En entendant annoncer urbi et orbi, dans la langue de Cicéron, le nom du cardinal Bergoglio, l'historien n'a pu s'empêcher de penser qu'on avait enfin retrouvé la trace du vieux centurion Corneille. Elle était bien perdue sous le règne du duo Ratzinger-Bertone, empêtré dans des conflits italo-italiens où les cardinaux réglaient leur compte à coup de fuites dans la presse.

Savez-vous l'un des enjeux des violentes querelles de ces derniers mois: le Vatican devait-il investir plusieurs millions d'euros dans un hôpital catholique de Milan? Mais qu'est-ce que le catholique philippin, le curé congolais ou l'évêque canadien a à faire du sort d'un hôpital milanais?

Depuis la renonciation de Benoît XVI, la planète n'a parlé que des problèmes de la Curie. Les cardinaux, venus des cinq continents, ont pris la mesure de la situation en débarquant à Rome. L'élection de Bergoglio a été leur réponse. Lumineuse. On s'attendait à un pape italien, impliqué dans les querelles curiales, et voici un Latino-Américain, extérieur à la Curie. On s'attendait à un administrateur, et voici un spirituel sorti d'une banlieue de Buenos Aires.

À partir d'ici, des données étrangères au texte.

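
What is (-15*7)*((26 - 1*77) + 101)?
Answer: -5250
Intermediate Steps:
(-15*7)*((26 - 1*77) + 101) = -105*((26 - 77) + 101) = -105*(-51 + 101) = -105*50 = -5250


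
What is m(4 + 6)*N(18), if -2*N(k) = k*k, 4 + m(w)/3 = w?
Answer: -2916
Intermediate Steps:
m(w) = -12 + 3*w
N(k) = -k²/2 (N(k) = -k*k/2 = -k²/2)
m(4 + 6)*N(18) = (-12 + 3*(4 + 6))*(-½*18²) = (-12 + 3*10)*(-½*324) = (-12 + 30)*(-162) = 18*(-162) = -2916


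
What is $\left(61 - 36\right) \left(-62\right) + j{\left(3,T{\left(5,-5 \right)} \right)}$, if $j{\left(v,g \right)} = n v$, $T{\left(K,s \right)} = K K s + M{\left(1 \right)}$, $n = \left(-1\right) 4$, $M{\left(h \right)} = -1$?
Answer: $-1562$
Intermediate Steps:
$n = -4$
$T{\left(K,s \right)} = -1 + s K^{2}$ ($T{\left(K,s \right)} = K K s - 1 = K^{2} s - 1 = s K^{2} - 1 = -1 + s K^{2}$)
$j{\left(v,g \right)} = - 4 v$
$\left(61 - 36\right) \left(-62\right) + j{\left(3,T{\left(5,-5 \right)} \right)} = \left(61 - 36\right) \left(-62\right) - 12 = 25 \left(-62\right) - 12 = -1550 - 12 = -1562$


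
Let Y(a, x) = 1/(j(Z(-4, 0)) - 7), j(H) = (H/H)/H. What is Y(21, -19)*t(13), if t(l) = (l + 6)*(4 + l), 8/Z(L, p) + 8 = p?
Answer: -323/8 ≈ -40.375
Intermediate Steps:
Z(L, p) = 8/(-8 + p)
j(H) = 1/H
Y(a, x) = -⅛ (Y(a, x) = 1/(1/(8/(-8 + 0)) - 7) = 1/(1/(8/(-8)) - 7) = 1/(1/(8*(-⅛)) - 7) = 1/(1/(-1) - 7) = 1/(-1 - 7) = 1/(-8) = -⅛)
t(l) = (4 + l)*(6 + l) (t(l) = (6 + l)*(4 + l) = (4 + l)*(6 + l))
Y(21, -19)*t(13) = -(24 + 13² + 10*13)/8 = -(24 + 169 + 130)/8 = -⅛*323 = -323/8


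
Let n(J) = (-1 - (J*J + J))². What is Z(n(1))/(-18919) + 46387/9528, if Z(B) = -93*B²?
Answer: 949370077/180260232 ≈ 5.2667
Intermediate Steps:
n(J) = (-1 - J - J²)² (n(J) = (-1 - (J² + J))² = (-1 - (J + J²))² = (-1 + (-J - J²))² = (-1 - J - J²)²)
Z(n(1))/(-18919) + 46387/9528 = -93*(1 + 1 + 1²)⁴/(-18919) + 46387/9528 = -93*(1 + 1 + 1)⁴*(-1/18919) + 46387*(1/9528) = -93*(3²)²*(-1/18919) + 46387/9528 = -93*9²*(-1/18919) + 46387/9528 = -93*81*(-1/18919) + 46387/9528 = -7533*(-1/18919) + 46387/9528 = 7533/18919 + 46387/9528 = 949370077/180260232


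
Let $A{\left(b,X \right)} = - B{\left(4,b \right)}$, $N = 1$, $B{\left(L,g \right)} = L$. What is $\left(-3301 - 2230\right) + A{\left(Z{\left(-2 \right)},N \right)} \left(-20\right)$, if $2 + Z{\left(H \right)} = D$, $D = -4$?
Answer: $-5451$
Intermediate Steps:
$Z{\left(H \right)} = -6$ ($Z{\left(H \right)} = -2 - 4 = -6$)
$A{\left(b,X \right)} = -4$ ($A{\left(b,X \right)} = \left(-1\right) 4 = -4$)
$\left(-3301 - 2230\right) + A{\left(Z{\left(-2 \right)},N \right)} \left(-20\right) = \left(-3301 - 2230\right) - -80 = -5531 + 80 = -5451$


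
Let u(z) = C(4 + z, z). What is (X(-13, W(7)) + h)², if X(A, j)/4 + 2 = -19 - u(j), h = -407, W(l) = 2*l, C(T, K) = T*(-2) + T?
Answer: 175561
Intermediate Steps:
C(T, K) = -T (C(T, K) = -2*T + T = -T)
u(z) = -4 - z (u(z) = -(4 + z) = -4 - z)
X(A, j) = -68 + 4*j (X(A, j) = -8 + 4*(-19 - (-4 - j)) = -8 + 4*(-19 + (4 + j)) = -8 + 4*(-15 + j) = -8 + (-60 + 4*j) = -68 + 4*j)
(X(-13, W(7)) + h)² = ((-68 + 4*(2*7)) - 407)² = ((-68 + 4*14) - 407)² = ((-68 + 56) - 407)² = (-12 - 407)² = (-419)² = 175561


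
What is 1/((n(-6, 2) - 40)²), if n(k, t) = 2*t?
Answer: 1/1296 ≈ 0.00077160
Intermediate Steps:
1/((n(-6, 2) - 40)²) = 1/((2*2 - 40)²) = 1/((4 - 40)²) = 1/((-36)²) = 1/1296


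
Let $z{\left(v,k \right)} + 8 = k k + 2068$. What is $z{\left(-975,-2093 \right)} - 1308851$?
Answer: $3073858$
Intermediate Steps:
$z{\left(v,k \right)} = 2060 + k^{2}$ ($z{\left(v,k \right)} = -8 + \left(k k + 2068\right) = -8 + \left(k^{2} + 2068\right) = -8 + \left(2068 + k^{2}\right) = 2060 + k^{2}$)
$z{\left(-975,-2093 \right)} - 1308851 = \left(2060 + \left(-2093\right)^{2}\right) - 1308851 = \left(2060 + 4380649\right) - 1308851 = 4382709 - 1308851 = 3073858$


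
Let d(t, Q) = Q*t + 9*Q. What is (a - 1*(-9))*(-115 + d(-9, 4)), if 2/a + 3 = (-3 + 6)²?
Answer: -3220/3 ≈ -1073.3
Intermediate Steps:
d(t, Q) = 9*Q + Q*t
a = ⅓ (a = 2/(-3 + (-3 + 6)²) = 2/(-3 + 3²) = 2/(-3 + 9) = 2/6 = 2*(⅙) = ⅓ ≈ 0.33333)
(a - 1*(-9))*(-115 + d(-9, 4)) = (⅓ - 1*(-9))*(-115 + 4*(9 - 9)) = (⅓ + 9)*(-115 + 4*0) = 28*(-115 + 0)/3 = (28/3)*(-115) = -3220/3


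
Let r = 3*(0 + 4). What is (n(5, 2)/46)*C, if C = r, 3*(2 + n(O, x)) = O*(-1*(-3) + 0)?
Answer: 18/23 ≈ 0.78261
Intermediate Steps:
n(O, x) = -2 + O (n(O, x) = -2 + (O*(-1*(-3) + 0))/3 = -2 + (O*(3 + 0))/3 = -2 + (O*3)/3 = -2 + (3*O)/3 = -2 + O)
r = 12 (r = 3*4 = 12)
C = 12
(n(5, 2)/46)*C = ((-2 + 5)/46)*12 = (3*(1/46))*12 = (3/46)*12 = 18/23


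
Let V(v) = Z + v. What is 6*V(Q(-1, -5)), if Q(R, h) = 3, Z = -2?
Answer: 6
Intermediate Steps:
V(v) = -2 + v
6*V(Q(-1, -5)) = 6*(-2 + 3) = 6*1 = 6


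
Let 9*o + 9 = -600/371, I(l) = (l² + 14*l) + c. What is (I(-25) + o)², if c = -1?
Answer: 92202715201/1238769 ≈ 74431.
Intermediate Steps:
I(l) = -1 + l² + 14*l (I(l) = (l² + 14*l) - 1 = -1 + l² + 14*l)
o = -1313/1113 (o = -1 + (-600/371)/9 = -1 + (-600*1/371)/9 = -1 + (⅑)*(-600/371) = -1 - 200/1113 = -1313/1113 ≈ -1.1797)
(I(-25) + o)² = ((-1 + (-25)² + 14*(-25)) - 1313/1113)² = ((-1 + 625 - 350) - 1313/1113)² = (274 - 1313/1113)² = (303649/1113)² = 92202715201/1238769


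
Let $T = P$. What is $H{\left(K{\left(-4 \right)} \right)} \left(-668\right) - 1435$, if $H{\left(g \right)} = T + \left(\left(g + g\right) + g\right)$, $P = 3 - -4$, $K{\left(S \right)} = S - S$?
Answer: $-6111$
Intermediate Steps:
$K{\left(S \right)} = 0$
$P = 7$ ($P = 3 + 4 = 7$)
$T = 7$
$H{\left(g \right)} = 7 + 3 g$ ($H{\left(g \right)} = 7 + \left(\left(g + g\right) + g\right) = 7 + \left(2 g + g\right) = 7 + 3 g$)
$H{\left(K{\left(-4 \right)} \right)} \left(-668\right) - 1435 = \left(7 + 3 \cdot 0\right) \left(-668\right) - 1435 = \left(7 + 0\right) \left(-668\right) - 1435 = 7 \left(-668\right) - 1435 = -4676 - 1435 = -6111$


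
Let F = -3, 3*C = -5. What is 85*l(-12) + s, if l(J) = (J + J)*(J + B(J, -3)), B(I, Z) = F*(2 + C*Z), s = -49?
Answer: 67271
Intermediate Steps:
C = -5/3 (C = (⅓)*(-5) = -5/3 ≈ -1.6667)
B(I, Z) = -6 + 5*Z (B(I, Z) = -3*(2 - 5*Z/3) = -6 + 5*Z)
l(J) = 2*J*(-21 + J) (l(J) = (J + J)*(J + (-6 + 5*(-3))) = (2*J)*(J + (-6 - 15)) = (2*J)*(J - 21) = (2*J)*(-21 + J) = 2*J*(-21 + J))
85*l(-12) + s = 85*(2*(-12)*(-21 - 12)) - 49 = 85*(2*(-12)*(-33)) - 49 = 85*792 - 49 = 67320 - 49 = 67271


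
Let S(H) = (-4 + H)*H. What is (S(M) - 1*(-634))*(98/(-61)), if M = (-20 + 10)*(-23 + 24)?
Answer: -75852/61 ≈ -1243.5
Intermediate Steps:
M = -10 (M = -10*1 = -10)
S(H) = H*(-4 + H)
(S(M) - 1*(-634))*(98/(-61)) = (-10*(-4 - 10) - 1*(-634))*(98/(-61)) = (-10*(-14) + 634)*(98*(-1/61)) = (140 + 634)*(-98/61) = 774*(-98/61) = -75852/61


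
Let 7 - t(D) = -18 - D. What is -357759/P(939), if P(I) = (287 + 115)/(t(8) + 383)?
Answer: -24804624/67 ≈ -3.7022e+5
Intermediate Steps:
t(D) = 25 + D (t(D) = 7 - (-18 - D) = 7 + (18 + D) = 25 + D)
P(I) = 201/208 (P(I) = (287 + 115)/((25 + 8) + 383) = 402/(33 + 383) = 402/416 = 402*(1/416) = 201/208)
-357759/P(939) = -357759/201/208 = -357759*208/201 = -24804624/67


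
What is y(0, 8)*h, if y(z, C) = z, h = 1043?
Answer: 0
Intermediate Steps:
y(0, 8)*h = 0*1043 = 0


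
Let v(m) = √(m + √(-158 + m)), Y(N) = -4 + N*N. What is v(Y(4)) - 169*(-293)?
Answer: 49517 + √(12 + I*√146) ≈ 49521.0 + 1.5858*I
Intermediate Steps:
Y(N) = -4 + N²
v(Y(4)) - 169*(-293) = √((-4 + 4²) + √(-158 + (-4 + 4²))) - 169*(-293) = √((-4 + 16) + √(-158 + (-4 + 16))) + 49517 = √(12 + √(-158 + 12)) + 49517 = √(12 + √(-146)) + 49517 = √(12 + I*√146) + 49517 = 49517 + √(12 + I*√146)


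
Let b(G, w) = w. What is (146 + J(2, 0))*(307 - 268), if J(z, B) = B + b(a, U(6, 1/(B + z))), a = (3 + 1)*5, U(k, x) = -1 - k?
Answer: 5421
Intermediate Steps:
a = 20 (a = 4*5 = 20)
J(z, B) = -7 + B (J(z, B) = B + (-1 - 1*6) = B + (-1 - 6) = B - 7 = -7 + B)
(146 + J(2, 0))*(307 - 268) = (146 + (-7 + 0))*(307 - 268) = (146 - 7)*39 = 139*39 = 5421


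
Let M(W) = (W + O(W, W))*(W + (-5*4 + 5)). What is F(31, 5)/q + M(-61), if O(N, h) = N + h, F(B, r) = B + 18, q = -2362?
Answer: 32850647/2362 ≈ 13908.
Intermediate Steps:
F(B, r) = 18 + B
M(W) = 3*W*(-15 + W) (M(W) = (W + (W + W))*(W + (-5*4 + 5)) = (W + 2*W)*(W + (-20 + 5)) = (3*W)*(W - 15) = (3*W)*(-15 + W) = 3*W*(-15 + W))
F(31, 5)/q + M(-61) = (18 + 31)/(-2362) + 3*(-61)*(-15 - 61) = 49*(-1/2362) + 3*(-61)*(-76) = -49/2362 + 13908 = 32850647/2362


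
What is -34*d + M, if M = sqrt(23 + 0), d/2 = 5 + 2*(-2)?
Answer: -68 + sqrt(23) ≈ -63.204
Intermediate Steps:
d = 2 (d = 2*(5 + 2*(-2)) = 2*(5 - 4) = 2*1 = 2)
M = sqrt(23) ≈ 4.7958
-34*d + M = -34*2 + sqrt(23) = -68 + sqrt(23)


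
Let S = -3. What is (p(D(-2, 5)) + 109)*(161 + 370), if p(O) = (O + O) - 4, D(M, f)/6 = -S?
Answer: 74871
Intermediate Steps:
D(M, f) = 18 (D(M, f) = 6*(-1*(-3)) = 6*3 = 18)
p(O) = -4 + 2*O (p(O) = 2*O - 4 = -4 + 2*O)
(p(D(-2, 5)) + 109)*(161 + 370) = ((-4 + 2*18) + 109)*(161 + 370) = ((-4 + 36) + 109)*531 = (32 + 109)*531 = 141*531 = 74871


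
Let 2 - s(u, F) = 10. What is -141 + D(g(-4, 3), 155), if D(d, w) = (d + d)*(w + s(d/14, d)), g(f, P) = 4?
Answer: 1035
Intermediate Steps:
s(u, F) = -8 (s(u, F) = 2 - 1*10 = 2 - 10 = -8)
D(d, w) = 2*d*(-8 + w) (D(d, w) = (d + d)*(w - 8) = (2*d)*(-8 + w) = 2*d*(-8 + w))
-141 + D(g(-4, 3), 155) = -141 + 2*4*(-8 + 155) = -141 + 2*4*147 = -141 + 1176 = 1035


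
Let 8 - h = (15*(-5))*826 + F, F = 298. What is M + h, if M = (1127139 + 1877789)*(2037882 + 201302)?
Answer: 6728586760412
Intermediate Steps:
M = 6728586698752 (M = 3004928*2239184 = 6728586698752)
h = 61660 (h = 8 - ((15*(-5))*826 + 298) = 8 - (-75*826 + 298) = 8 - (-61950 + 298) = 8 - 1*(-61652) = 8 + 61652 = 61660)
M + h = 6728586698752 + 61660 = 6728586760412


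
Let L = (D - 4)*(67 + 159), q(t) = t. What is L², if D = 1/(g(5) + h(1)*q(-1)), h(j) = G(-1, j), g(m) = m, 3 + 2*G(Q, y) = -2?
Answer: 171819664/225 ≈ 7.6364e+5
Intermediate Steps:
G(Q, y) = -5/2 (G(Q, y) = -3/2 + (½)*(-2) = -3/2 - 1 = -5/2)
h(j) = -5/2
D = 2/15 (D = 1/(5 - 5/2*(-1)) = 1/(5 + 5/2) = 1/(15/2) = 2/15 ≈ 0.13333)
L = -13108/15 (L = (2/15 - 4)*(67 + 159) = -58/15*226 = -13108/15 ≈ -873.87)
L² = (-13108/15)² = 171819664/225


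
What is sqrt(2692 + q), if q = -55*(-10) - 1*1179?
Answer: sqrt(2063) ≈ 45.420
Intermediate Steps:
q = -629 (q = 550 - 1179 = -629)
sqrt(2692 + q) = sqrt(2692 - 629) = sqrt(2063)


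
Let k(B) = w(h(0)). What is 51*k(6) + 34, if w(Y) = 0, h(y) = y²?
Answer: 34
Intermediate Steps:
k(B) = 0
51*k(6) + 34 = 51*0 + 34 = 0 + 34 = 34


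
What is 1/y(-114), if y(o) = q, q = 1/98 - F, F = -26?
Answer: 98/2549 ≈ 0.038446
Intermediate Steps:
q = 2549/98 (q = 1/98 - 1*(-26) = 1/98 + 26 = 2549/98 ≈ 26.010)
y(o) = 2549/98
1/y(-114) = 1/(2549/98) = 98/2549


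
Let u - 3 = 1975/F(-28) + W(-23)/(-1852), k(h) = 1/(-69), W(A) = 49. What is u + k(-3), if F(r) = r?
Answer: -15112102/223629 ≈ -67.577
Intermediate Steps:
k(h) = -1/69
u = -218969/3241 (u = 3 + (1975/(-28) + 49/(-1852)) = 3 + (1975*(-1/28) + 49*(-1/1852)) = 3 + (-1975/28 - 49/1852) = 3 - 228692/3241 = -218969/3241 ≈ -67.562)
u + k(-3) = -218969/3241 - 1/69 = -15112102/223629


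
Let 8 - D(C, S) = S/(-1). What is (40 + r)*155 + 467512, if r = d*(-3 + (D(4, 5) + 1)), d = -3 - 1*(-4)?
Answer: 475417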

La papauté est la plus ancienne institution mondialisée. Elle doit être pleinement à l'aise dans la mondialisation. Se libérer du carcan des enjeux nationaux. Assumer enfin son identité mondiale. L'idée nationale a deux siècles, l'idée romaine deux millénaires.

Ce nouveau pape est à même de réconcilier romanité et mondialité.